There's a terrific article in the latest issue of Fortune Magazine covering Apple's incredible success at retail.
Did you know that on a per square foot basis, they're the most successful retailer in America?
There's a pivotal paragraph in the piece (written by Jerry Useem) in which Steve Jobs credits the success of Apple’s entry into retail on Mickey Drexler urging him to rent a warehouse near the Apple headquarters and build a prototype of the future store to test design concepts before “they build 20 of them”:
"One of the best pieces of advice Mickey ever gave us was to go rent a warehouse and build a prototype of a store, and not, you know, just design it, go build 20 of them, then discover it didn't work," says Jobs. In other words, design it as you would a product. Apple Store Version 0.0 took shape in a warehouse near the Apple campus. "Ron and I had a store all designed," says Jobs, when they were stopped by an insight: The computer was evolving from a simple productivity tool to a "hub" for video, photography, music, information, and so forth. The sale, then, was less about the machine than what you could do with it. But looking at their store, they winced. The hardware was laid out by product category - in other words, by how the company was organized internally, not by how a customer might actually want to buy things. "We were like, 'Oh, God, we're screwed!'" says Jobs.
But they weren't screwed; they were in a mockup. "So we redesigned it," he says. "And it cost us, I don't know, six, nine months. But it was the right decision by a million miles." When the first store finally opened, in Tysons Corner, Va., only a quarter of it was about product. The rest was arranged around interests: along the right wall, photos, videos, kids; on the left, problems. A third area - the Genius Bar in the back - was Johnson's brainstorm"
Jobs' comments reminded me of the work that we've been doing for Starwood Hotels on their new brand, aloft. One of the most successful campaigns that we did last year was developing a prototype of the upcoming aloft hotel in the virtual world of Second Life.

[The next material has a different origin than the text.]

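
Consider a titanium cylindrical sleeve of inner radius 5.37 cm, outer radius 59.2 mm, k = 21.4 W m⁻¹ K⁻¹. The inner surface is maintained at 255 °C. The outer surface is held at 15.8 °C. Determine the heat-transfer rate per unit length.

Q' = 2πk·ΔT/ln(r₂/r₁) = 2π × 21.4 × 239.2 / ln(0.0592/0.0537) = 3.30×10^5 W/m

Q' = 3.30×10^5 W/m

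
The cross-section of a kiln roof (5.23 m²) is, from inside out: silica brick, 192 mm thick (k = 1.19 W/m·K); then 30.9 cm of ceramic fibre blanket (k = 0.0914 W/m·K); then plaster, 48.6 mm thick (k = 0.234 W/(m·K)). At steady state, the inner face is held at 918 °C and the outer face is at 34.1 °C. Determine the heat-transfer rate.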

What a lot of people may not know is that Starwood has also built a full-scale prototype of the design of the aloft lobby and hotel rooms (still in the concept stage) in a massive warehouse in White Plains, NY.
For many months we've been working with the aloft designers, giving them feedback from people who experience the hotel in Second Life. Both the warehouse prototype and the Second Life prototype are now being updated with changes incorporated from feedback and testing in both the warehouse and in Second Life.